Q. I often read about tannic wines but what does this mean?
A. Tannins are a group of phenolic compounds that are found in wine. They come mainly from the skins and pips of grapes, but also sometimes from the stalks and from wooden barrels. Tannins make wine slightly bitter or astringent and produce a drying sensation in the mouth. Strong tea, coffee and very dark chocolate are also high in tannin.
Tannins can be removed from wine through fining, or added artificially to give structure or body. Red wines that are fermented on the grape skins are higher in tannins than white, which are not. Orange wines, which are made like a red wine from white grapes, do have tannins.

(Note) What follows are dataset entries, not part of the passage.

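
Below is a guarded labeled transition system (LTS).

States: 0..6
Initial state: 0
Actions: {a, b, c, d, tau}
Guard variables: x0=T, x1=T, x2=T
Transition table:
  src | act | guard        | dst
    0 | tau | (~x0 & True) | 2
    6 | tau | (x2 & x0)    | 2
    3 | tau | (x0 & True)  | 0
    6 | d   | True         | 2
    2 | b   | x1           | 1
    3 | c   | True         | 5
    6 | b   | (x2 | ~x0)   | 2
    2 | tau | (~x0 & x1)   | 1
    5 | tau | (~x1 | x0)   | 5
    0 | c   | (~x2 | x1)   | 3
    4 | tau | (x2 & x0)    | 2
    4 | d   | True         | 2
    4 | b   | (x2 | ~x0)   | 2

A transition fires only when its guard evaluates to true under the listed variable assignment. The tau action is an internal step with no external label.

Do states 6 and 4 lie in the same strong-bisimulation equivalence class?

Answer: BISIMILAR

Trace:
Refine partition for ~:
  π0 = {{0,1,2,3,4,5,6}}
  π1 = {{0},{1},{2},{3},{4,6},{5}}
Fixed point at round 2; 6 class(es).
class of 6: {4,6}; class of 4: {4,6}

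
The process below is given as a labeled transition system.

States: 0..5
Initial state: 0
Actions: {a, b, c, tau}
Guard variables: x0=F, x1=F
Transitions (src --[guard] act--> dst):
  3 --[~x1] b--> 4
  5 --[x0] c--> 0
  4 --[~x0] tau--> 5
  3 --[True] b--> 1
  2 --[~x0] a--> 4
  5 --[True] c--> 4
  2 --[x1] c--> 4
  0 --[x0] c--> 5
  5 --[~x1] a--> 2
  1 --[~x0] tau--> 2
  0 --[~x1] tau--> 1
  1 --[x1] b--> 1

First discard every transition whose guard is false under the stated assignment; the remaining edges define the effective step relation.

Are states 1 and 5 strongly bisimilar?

Answer: NOT BISIMILAR

Trace:
Bisimulation quotient by refinement:
  π0 = {{0,1,2,3,4,5}}
  π1 = {{0,1,4},{2},{3},{5}}
  π2 = {{0},{1},{2},{3},{4},{5}}
Fixed point at round 3; 6 class(es).
class of 1: {1}; class of 5: {5}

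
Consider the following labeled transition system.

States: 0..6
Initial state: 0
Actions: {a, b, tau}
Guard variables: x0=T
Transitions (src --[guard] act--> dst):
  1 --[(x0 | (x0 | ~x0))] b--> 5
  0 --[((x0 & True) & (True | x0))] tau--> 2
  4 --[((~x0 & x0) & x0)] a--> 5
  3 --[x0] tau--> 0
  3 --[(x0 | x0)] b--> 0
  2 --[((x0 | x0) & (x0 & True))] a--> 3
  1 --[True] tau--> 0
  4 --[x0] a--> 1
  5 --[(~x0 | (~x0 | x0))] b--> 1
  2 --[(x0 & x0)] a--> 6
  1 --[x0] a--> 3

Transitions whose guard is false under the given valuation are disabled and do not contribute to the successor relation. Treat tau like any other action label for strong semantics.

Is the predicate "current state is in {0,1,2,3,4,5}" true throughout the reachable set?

Inv-set: {0,1,2,3,4,5}
Reachable = {0,2,3,6}
  0: ok
  2: ok
  3: ok
  6: VIOLATES
counterexample path to 6: tau·a

Answer: INVARIANT VIOLATED at state 6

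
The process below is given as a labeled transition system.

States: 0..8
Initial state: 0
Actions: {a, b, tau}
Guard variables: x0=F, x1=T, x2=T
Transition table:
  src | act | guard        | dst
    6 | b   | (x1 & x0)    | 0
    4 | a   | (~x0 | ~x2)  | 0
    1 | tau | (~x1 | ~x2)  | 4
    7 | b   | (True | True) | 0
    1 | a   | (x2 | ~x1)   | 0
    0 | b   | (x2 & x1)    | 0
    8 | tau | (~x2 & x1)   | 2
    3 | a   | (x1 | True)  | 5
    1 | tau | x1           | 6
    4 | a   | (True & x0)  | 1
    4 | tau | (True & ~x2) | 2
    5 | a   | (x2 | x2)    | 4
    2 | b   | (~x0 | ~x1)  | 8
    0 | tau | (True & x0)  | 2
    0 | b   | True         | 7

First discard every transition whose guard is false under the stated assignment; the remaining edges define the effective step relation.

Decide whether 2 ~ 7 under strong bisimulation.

Answer: NOT BISIMILAR

Trace:
Refine partition for ~:
  π0 = {{0,1,2,3,4,5,6,7,8}}
  π1 = {{0,2,7},{1},{3,4,5},{6,8}}
  π2 = {{0,7},{1},{2},{3,5},{4},{6,8}}
  π3 = {{0,7},{1},{2},{3},{4},{5},{6,8}}
stable after 4 split(s): 7 block(s)
class of 2: {2}; class of 7: {0,7}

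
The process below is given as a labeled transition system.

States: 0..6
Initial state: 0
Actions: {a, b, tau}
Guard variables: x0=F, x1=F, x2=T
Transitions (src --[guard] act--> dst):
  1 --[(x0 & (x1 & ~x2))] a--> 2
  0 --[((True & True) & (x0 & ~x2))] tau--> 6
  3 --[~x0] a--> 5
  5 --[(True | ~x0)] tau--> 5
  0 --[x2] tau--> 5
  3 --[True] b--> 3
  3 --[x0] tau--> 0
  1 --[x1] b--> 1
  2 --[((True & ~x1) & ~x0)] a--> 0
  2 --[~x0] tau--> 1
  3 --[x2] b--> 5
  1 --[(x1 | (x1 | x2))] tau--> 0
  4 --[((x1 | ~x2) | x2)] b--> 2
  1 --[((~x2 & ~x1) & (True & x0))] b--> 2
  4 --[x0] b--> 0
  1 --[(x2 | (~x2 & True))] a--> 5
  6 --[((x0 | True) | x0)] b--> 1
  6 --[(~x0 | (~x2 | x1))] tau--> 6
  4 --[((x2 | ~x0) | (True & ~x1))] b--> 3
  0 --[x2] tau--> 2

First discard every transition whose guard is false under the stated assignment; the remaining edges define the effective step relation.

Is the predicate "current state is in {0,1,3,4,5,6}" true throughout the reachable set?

Answer: INVARIANT VIOLATED at state 2

Trace:
Inv-set: {0,1,3,4,5,6}
R = {0,1,2,5}
  0: ok
  1: ok
  2: outside
  5: ok
reach 2 via tau — violates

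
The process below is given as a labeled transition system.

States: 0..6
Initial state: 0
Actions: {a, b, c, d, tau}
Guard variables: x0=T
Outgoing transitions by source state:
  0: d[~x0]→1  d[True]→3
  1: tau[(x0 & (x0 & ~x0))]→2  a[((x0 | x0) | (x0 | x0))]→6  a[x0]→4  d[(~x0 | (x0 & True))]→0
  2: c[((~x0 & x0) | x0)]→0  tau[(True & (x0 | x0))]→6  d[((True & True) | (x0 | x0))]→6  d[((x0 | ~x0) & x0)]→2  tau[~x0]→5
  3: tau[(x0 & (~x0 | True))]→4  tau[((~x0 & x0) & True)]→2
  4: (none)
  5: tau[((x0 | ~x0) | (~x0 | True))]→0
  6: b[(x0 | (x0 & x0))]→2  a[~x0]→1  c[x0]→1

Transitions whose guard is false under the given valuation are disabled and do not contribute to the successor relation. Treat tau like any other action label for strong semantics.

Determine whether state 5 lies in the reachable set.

After dropping false guards: 12 live edges.
Layer 0: {0}
Layer 1: {3}  cumulative {0,3}
Layer 2: {4}  cumulative {0,3,4}
Reachable = {0,3,4}

Answer: UNREACHABLE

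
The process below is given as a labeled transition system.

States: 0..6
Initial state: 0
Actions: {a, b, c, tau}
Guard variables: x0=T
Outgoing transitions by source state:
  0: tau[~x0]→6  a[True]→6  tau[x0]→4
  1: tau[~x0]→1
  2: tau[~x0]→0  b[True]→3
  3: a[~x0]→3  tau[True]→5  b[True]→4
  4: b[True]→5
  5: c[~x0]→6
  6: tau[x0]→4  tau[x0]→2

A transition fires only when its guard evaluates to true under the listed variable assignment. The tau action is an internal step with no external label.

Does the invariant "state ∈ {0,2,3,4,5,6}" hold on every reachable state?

Inv-set: {0,2,3,4,5,6}
R = {0,2,3,4,5,6}
  0: ok
  2: ok
  3: ok
  4: ok
  5: ok
  6: ok

Answer: INVARIANT HOLDS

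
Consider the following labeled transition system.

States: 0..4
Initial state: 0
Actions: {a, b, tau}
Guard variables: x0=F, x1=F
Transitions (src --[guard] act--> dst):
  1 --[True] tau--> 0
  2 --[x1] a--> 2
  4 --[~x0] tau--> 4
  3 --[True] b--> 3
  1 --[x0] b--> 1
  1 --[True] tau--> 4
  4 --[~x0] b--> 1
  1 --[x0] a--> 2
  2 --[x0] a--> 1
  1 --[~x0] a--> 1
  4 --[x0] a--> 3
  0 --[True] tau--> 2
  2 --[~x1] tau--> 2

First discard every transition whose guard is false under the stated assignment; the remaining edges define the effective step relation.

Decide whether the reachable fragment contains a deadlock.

Reach set: {0,2}
  0: tau→2  [1 exit(s)]
  2: tau→2  [1 exit(s)]

Answer: DEADLOCK-FREE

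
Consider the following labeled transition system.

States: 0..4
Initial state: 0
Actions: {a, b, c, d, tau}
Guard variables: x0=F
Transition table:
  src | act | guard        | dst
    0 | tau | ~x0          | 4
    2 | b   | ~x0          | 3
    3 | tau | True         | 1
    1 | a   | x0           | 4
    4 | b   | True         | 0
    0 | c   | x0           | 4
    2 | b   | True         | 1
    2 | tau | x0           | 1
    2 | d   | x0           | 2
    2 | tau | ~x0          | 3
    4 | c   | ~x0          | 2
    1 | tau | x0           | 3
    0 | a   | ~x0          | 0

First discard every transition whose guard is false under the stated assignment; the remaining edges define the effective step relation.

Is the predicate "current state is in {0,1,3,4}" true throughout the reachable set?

Safe = {0,1,3,4}
Reachable = {0,1,2,3,4}
  0: ✓
  1: ✓
  2: outside
  3: ✓
  4: ✓
reach 2 via tau·c — violates

Answer: INVARIANT VIOLATED at state 2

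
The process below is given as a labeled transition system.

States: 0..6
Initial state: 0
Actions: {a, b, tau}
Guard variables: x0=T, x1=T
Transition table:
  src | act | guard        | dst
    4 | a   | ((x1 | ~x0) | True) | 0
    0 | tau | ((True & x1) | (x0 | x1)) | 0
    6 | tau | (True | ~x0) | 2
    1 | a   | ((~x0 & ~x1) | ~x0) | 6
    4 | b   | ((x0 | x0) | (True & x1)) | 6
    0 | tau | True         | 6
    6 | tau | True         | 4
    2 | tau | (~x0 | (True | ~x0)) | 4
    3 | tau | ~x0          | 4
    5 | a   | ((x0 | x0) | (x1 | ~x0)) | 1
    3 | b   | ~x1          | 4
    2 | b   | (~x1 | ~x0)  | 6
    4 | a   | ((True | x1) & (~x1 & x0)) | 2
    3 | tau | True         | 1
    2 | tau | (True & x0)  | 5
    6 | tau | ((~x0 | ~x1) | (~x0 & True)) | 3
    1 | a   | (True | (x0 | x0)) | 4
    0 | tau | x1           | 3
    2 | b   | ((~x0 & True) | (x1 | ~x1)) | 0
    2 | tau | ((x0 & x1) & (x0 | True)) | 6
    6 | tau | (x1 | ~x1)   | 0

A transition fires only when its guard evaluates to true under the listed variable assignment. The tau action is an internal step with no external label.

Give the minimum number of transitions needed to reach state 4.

Layered search for 4:
  depth 0: {0}
  depth 1: {3,6}
  depth 2: {1,2,4}
depth(4)=2, e.g. tau·tau

Answer: 2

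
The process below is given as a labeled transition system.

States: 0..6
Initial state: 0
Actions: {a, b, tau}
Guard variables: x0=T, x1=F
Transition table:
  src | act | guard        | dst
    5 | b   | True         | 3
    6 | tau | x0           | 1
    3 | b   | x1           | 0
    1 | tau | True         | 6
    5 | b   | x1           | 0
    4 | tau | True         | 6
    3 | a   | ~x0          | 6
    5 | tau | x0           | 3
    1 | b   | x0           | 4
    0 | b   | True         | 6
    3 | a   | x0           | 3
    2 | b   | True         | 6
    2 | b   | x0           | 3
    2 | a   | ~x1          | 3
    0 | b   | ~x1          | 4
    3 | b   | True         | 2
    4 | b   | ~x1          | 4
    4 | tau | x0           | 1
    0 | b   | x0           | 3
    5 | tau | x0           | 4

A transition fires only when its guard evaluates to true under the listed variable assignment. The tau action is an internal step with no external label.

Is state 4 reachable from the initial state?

After dropping false guards: 17 live edges.
L0 = {0}
L1 = {3,4,6}  cumulative {0,3,4,6}
L2 = {1,2}  cumulative {0,1,2,3,4,6}
Reachable = {0,1,2,3,4,6}
trace reaching 4: b

Answer: REACHABLE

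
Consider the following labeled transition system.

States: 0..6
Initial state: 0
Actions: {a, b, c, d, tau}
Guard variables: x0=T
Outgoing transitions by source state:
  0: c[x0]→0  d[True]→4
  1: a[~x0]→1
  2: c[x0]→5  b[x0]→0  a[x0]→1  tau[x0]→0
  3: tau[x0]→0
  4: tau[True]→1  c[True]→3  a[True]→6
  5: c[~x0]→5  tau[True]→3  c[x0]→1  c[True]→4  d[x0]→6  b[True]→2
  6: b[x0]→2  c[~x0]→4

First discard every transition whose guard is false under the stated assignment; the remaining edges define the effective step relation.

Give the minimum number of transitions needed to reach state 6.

Answer: 2

Working:
Layered search for 6:
  Layer 0: {0}
  Layer 1: {4}
  Layer 2: {1,3,6}
first hit 6 at d=2 via d·a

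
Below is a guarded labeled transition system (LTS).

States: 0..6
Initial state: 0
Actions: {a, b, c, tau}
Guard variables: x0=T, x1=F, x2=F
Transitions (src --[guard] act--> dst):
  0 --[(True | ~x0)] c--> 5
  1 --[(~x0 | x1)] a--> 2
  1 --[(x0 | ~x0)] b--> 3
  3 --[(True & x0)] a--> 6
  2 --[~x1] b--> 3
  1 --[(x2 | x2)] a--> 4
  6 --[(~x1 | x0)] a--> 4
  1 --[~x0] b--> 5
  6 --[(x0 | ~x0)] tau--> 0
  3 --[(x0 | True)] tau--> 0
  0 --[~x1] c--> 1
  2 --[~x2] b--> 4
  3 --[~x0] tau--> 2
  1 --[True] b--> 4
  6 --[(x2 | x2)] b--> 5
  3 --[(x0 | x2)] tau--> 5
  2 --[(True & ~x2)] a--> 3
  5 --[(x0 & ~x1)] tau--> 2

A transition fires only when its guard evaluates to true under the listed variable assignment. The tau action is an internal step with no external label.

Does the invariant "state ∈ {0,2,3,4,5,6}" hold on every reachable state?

Safe = {0,2,3,4,5,6}
Reach set: {0,1,2,3,4,5,6}
  0: ok
  1: outside
  2: ok
  3: ok
  4: ok
  5: ok
  6: ok
counterexample path to 1: c

Answer: INVARIANT VIOLATED at state 1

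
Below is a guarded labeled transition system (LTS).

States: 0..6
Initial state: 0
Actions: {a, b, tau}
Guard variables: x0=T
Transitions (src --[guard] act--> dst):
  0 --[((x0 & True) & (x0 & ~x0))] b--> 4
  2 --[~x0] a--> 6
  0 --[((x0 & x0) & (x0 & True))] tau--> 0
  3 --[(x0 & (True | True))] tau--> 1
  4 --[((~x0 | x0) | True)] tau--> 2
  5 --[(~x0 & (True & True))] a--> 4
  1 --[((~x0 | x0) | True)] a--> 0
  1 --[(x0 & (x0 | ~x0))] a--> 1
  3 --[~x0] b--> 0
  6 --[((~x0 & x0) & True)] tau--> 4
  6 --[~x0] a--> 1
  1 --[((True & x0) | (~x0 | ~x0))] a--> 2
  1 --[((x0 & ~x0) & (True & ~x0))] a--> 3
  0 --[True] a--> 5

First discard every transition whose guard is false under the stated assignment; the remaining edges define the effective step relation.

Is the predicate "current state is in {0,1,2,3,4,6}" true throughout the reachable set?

Allowed set {0,1,2,3,4,6}
Reach set: {0,5}
  0: safe
  5: ✗ unsafe
reach 5 via a — violates

Answer: INVARIANT VIOLATED at state 5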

Some grape varieties, such as Nebbiolo and Cabernet Sauvignon, have very thick skins and so the wines tend to be deeply coloured and high in tannins
Tannins give the impression of texture and body often found in red wines. They also play an important role in ageing wine. As wine ages, the tannins and other polyphenols drop out as sediment, making the wine seem softer as well as paler in colour.
Some grape varieties, such as Nebbiolo and Cabernet Sauvignon, have very thick skins and so the wines tend to be deeply coloured and high in tannins. Others, such as Pinot Noir, have very thin skins, and are pale in colour with light tannins.
If the tannins are from ripe grapes, they help create a pleasant texture. If not, they can give an unpleasant harsh astringency. Some tannins are quite smooth and soft, others more strident.
Tannins generally taste better with food, cutting through the proteins in rich, fatty meats and cheeses. Some people develop headaches from tannins and cannot drink red wine.